Les partisans de la réintégration dans l'OTAN se divisent en trois écoles distinctes. Les atlantistes, tout d'abord, qui pensent qu'il y a un bloc occidental homogène et un seul chef : les Etats-Unis. Militants d'un Occident maître du monde qui illuminerait les peuples de la planète de l'exemplarité de son mode de civilisation. Ce rêve du monde mono-polaire, encouragé par la chute du mur de Berlin, a rencontré en George Bush un de ses avocats les moins nuancés. Poussée à son extrême, cette logique aboutit évidemment au choc des civilisations et à la guerre.
Les cyniques naïfs, ensuite, qui estiment que les dépenses militaires sont inutiles et se réjouissent que d'autres veuillent assurer leur sécurité à leur place : le parapluie nucléaire américain, gage d'économie dans les dépenses de défense. Ce raisonnement proche de la démission, largement répandu dans les pays de l'Europe du Nord, les pays neutres ou sortis du communisme, adopté par les pacifistes de l'ouest européen est fondé sur la croyance aveugle dans le déclenchement automatique de l'article 5 qui verrait l'Amérique entrer en guerre dès qu'un pays de l'Alliance serait menacé. Il fait l'impasse sur une divergence des intérêts américains et européens ou sur le retour cyclique de l'isolationnisme aux Etats-Unis.
Enfin, certains partisans de la construction de l'Europe de la défense, désireux de montrer qu'il n'y a ni incompatibilité ni concurrence avec l'OTAN, souhaitent augmenter le poids du pilier européen dans l'Alliance et utiliser l'éloignement des Etats-Unis vers le Golfe persique pour récupérer cet outil organisationnel et technique performant.

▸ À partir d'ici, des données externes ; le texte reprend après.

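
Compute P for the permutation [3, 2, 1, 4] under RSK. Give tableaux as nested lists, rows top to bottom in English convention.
P = [[1, 4], [2], [3]]

Insert 3: appended to row 1. P = [[3]].
Insert 2: 2 bumps 3 from row 1; 3 starts row 2. P = [[2], [3]].
Insert 1: 1 bumps 2 from row 1; 2 bumps 3 from row 2; 3 starts row 3. P = [[1], [2], [3]].
Insert 4: appended to row 1. P = [[1, 4], [2], [3]].

So P = [[1, 4], [2], [3]].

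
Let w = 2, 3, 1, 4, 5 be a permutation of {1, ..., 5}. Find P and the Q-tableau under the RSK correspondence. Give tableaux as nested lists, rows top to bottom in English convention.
P = [[1, 3, 4, 5], [2]], Q = [[1, 2, 4, 5], [3]]

Insert each entry of the permutation into P by Schensted row insertion, recording in Q the position of each new cell.

Insert 2: appended to row 1. P = [[2]], Q = [[1]].
Insert 3: appended to row 1. P = [[2, 3]], Q = [[1, 2]].
Insert 1: 1 bumps 2 from row 1; 2 starts row 2. P = [[1, 3], [2]], Q = [[1, 2], [3]].
Insert 4: appended to row 1. P = [[1, 3, 4], [2]], Q = [[1, 2, 4], [3]].
Insert 5: appended to row 1. P = [[1, 3, 4, 5], [2]], Q = [[1, 2, 4, 5], [3]].

So P = [[1, 3, 4, 5], [2]], Q = [[1, 2, 4, 5], [3]].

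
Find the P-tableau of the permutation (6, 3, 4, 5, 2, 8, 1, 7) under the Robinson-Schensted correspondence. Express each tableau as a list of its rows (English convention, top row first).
Insert 6: appended to row 1. P = [[6]].
Insert 3: 3 bumps 6 from row 1; 6 starts row 2. P = [[3], [6]].
Insert 4: appended to row 1. P = [[3, 4], [6]].
Insert 5: appended to row 1. P = [[3, 4, 5], [6]].
Insert 2: 2 bumps 3 from row 1; 3 bumps 6 from row 2; 6 starts row 3. P = [[2, 4, 5], [3], [6]].
Insert 8: appended to row 1. P = [[2, 4, 5, 8], [3], [6]].
Insert 1: 1 bumps 2 from row 1; 2 bumps 3 from row 2; 3 bumps 6 from row 3; 6 starts row 4. P = [[1, 4, 5, 8], [2], [3], [6]].
Insert 7: 7 bumps 8 from row 1; 8 appends to row 2. P = [[1, 4, 5, 7], [2, 8], [3], [6]].

So P = [[1, 4, 5, 7], [2, 8], [3], [6]].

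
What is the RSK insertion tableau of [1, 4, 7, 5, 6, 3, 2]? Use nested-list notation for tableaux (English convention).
P = [[1, 2, 5, 6], [3], [4], [7]]

Insert 1: appended to row 1. P = [[1]].
Insert 4: appended to row 1. P = [[1, 4]].
Insert 7: appended to row 1. P = [[1, 4, 7]].
Insert 5: 5 bumps 7 from row 1; 7 starts row 2. P = [[1, 4, 5], [7]].
Insert 6: appended to row 1. P = [[1, 4, 5, 6], [7]].
Insert 3: 3 bumps 4 from row 1; 4 bumps 7 from row 2; 7 starts row 3. P = [[1, 3, 5, 6], [4], [7]].
Insert 2: 2 bumps 3 from row 1; 3 bumps 4 from row 2; 4 bumps 7 from row 3; 7 starts row 4. P = [[1, 2, 5, 6], [3], [4], [7]].

So P = [[1, 2, 5, 6], [3], [4], [7]].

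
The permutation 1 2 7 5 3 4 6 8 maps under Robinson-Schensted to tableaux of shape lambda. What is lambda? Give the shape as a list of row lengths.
Row-insert each entry into an empty tableau.

After inserting 1: P = [[1]].
After inserting 2: P = [[1, 2]].
After inserting 7: P = [[1, 2, 7]].
After inserting 5: P = [[1, 2, 5], [7]].
After inserting 3: P = [[1, 2, 3], [5], [7]].
After inserting 4: P = [[1, 2, 3, 4], [5], [7]].
After inserting 6: P = [[1, 2, 3, 4, 6], [5], [7]].
After inserting 8: P = [[1, 2, 3, 4, 6, 8], [5], [7]].

The final insertion tableau P = [[1, 2, 3, 4, 6, 8], [5], [7]] has shape [6, 1, 1].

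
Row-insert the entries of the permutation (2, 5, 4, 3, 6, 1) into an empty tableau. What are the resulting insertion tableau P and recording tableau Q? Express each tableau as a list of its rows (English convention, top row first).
P = [[1, 3, 6], [2], [4], [5]], Q = [[1, 2, 5], [3], [4], [6]]

Insert each entry of the permutation into P by Schensted row insertion, recording in Q the position of each new cell.

Insert 2: appended to row 1. P = [[2]].
Insert 5: appended to row 1. P = [[2, 5]].
Insert 4: 4 bumps 5 from row 1; 5 starts row 2. P = [[2, 4], [5]].
Insert 3: 3 bumps 4 from row 1; 4 bumps 5 from row 2; 5 starts row 3. P = [[2, 3], [4], [5]].
Insert 6: appended to row 1. P = [[2, 3, 6], [4], [5]].
Insert 1: 1 bumps 2 from row 1; 2 bumps 4 from row 2; 4 bumps 5 from row 3; 5 starts row 4. P = [[1, 3, 6], [2], [4], [5]].

So P = [[1, 3, 6], [2], [4], [5]], Q = [[1, 2, 5], [3], [4], [6]].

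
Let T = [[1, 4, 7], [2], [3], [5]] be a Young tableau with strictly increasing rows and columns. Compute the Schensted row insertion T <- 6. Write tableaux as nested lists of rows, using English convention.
[[1, 4, 6], [2, 7], [3], [5]]

In row 1, 6 replaces 7 (the leftmost entry greater than 6); 7 is bumped to row 2. 7 is appended to row 2. The new tableau is [[1, 4, 6], [2, 7], [3], [5]].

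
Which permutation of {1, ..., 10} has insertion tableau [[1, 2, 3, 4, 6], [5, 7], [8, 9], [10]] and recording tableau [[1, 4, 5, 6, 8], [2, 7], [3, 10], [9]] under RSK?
10 8 1 2 3 9 5 7 4 6

Reverse the RSK construction: for i from n down to 1, find the cell of Q containing i, remove the entry at that cell from P, and reverse-bump it up through P; the value ejected from row 1 is w(i).

Step i=10: Q has 10 at row 3, column 2; remove 9 from row 3 of P and reverse-bump: 9 enters row 2 and ejects 7; 7 enters row 1 and ejects 6. So w(10) = 6. P is now [[1, 2, 3, 4, 7], [5, 9], [8], [10]].
Step i=9: Q has 9 at row 4, column 1; remove 10 from row 4 of P and reverse-bump: 10 enters row 3 and ejects 8; 8 enters row 2 and ejects 5; 5 enters row 1 and ejects 4. So w(9) = 4. P is now [[1, 2, 3, 5, 7], [8, 9], [10]].
Step i=8: Q has 8 at row 1, column 5; remove that cell from P, ejecting 7. So w(8) = 7. P is now [[1, 2, 3, 5], [8, 9], [10]].
Step i=7: Q has 7 at row 2, column 2; remove 9 from row 2 of P and reverse-bump: 9 enters row 1 and ejects 5. So w(7) = 5. P is now [[1, 2, 3, 9], [8], [10]].
Step i=6: Q has 6 at row 1, column 4; remove that cell from P, ejecting 9. So w(6) = 9. P is now [[1, 2, 3], [8], [10]].
Step i=5: Q has 5 at row 1, column 3; remove that cell from P, ejecting 3. So w(5) = 3. P is now [[1, 2], [8], [10]].
Step i=4: Q has 4 at row 1, column 2; remove that cell from P, ejecting 2. So w(4) = 2. P is now [[1], [8], [10]].
Step i=3: Q has 3 at row 3, column 1; remove 10 from row 3 of P and reverse-bump: 10 enters row 2 and ejects 8; 8 enters row 1 and ejects 1. So w(3) = 1. P is now [[8], [10]].
Step i=2: Q has 2 at row 2, column 1; remove 10 from row 2 of P and reverse-bump: 10 enters row 1 and ejects 8. So w(2) = 8. P is now [[10]].
Step i=1: Q has 1 at row 1, column 1; remove that cell from P, ejecting 10. So w(1) = 10. P is now [].

So w = 10 8 1 2 3 9 5 7 4 6.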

L'Europe prendrait ainsi toute sa place au fur et à mesure que les Américains s'en désengageraient : "La sécurité de l'Amérique ne passe plus par Berlin."
Cette façon d'approcher les choses, qui a pu être la mienne, poursuit trois rêves : le rêve de l'unité de l'Europe, celui de sa volonté d'autonomie et celui d'un équilibre équitable face au puissant allié américain.
Aujourd'hui la situation est différente, rendant caducs bien des raisonnements qui ont structuré le débat de la réintégration de la France dans l'OTAN. Tout d'abord, la mondialisation progresse rapidement, bouleversant les échafaudages institutionnels et les rigidités. Chaque crise montre son originalité et la nécessité de réponses adaptées qui ne correspondent jamais aux schémas préétablis.
Au lendemain du 11-Septembre, par exemple, la première réaction américaine a été de refuser poliment l'aide de ses alliés de l'OTAN. Les choses étaient trop sérieuses pour que l'Amérique alourdisse son dispositif opérationnel en Afghanistan par la présence de troupes non-américaines. Pour Bush, l'OTAN devait rester à sa place de simple supplétif. Il fit la faute de laisser, au départ, l'Amérique seule. L'incompréhension de ses alliés, spécialement britanniques, fut totale. L'OTAN dans sa conception traditionnelle d'alliance de défense est sans doute morte ce jour là.
Dans l'esprit du président américain, l'Alliance devait servir à tout autre chose, il lui fallait donc en changer la nature. Tout d'abord, élargissement de la compétence géographique de l'Alliance. En Afghanistan les alliés furent conviés à prêter leur concours à la lutte contre Al Qaïda. Ils ont tous répondu présent, nos forces spéciales allant jusqu'à prêter main forte à leurs homologues américains près de la frontière pakistanaise. Le terrorisme a donc attiré l'Alliance, pour la première intervention de son histoire, bien loin du centre Europe. Les demandes américaines d'impliquer l'OTAN dans d'autres théâtres éloignés se multiplièrent, tentant de mondialiser le périmètre de compétence de l'Alliance.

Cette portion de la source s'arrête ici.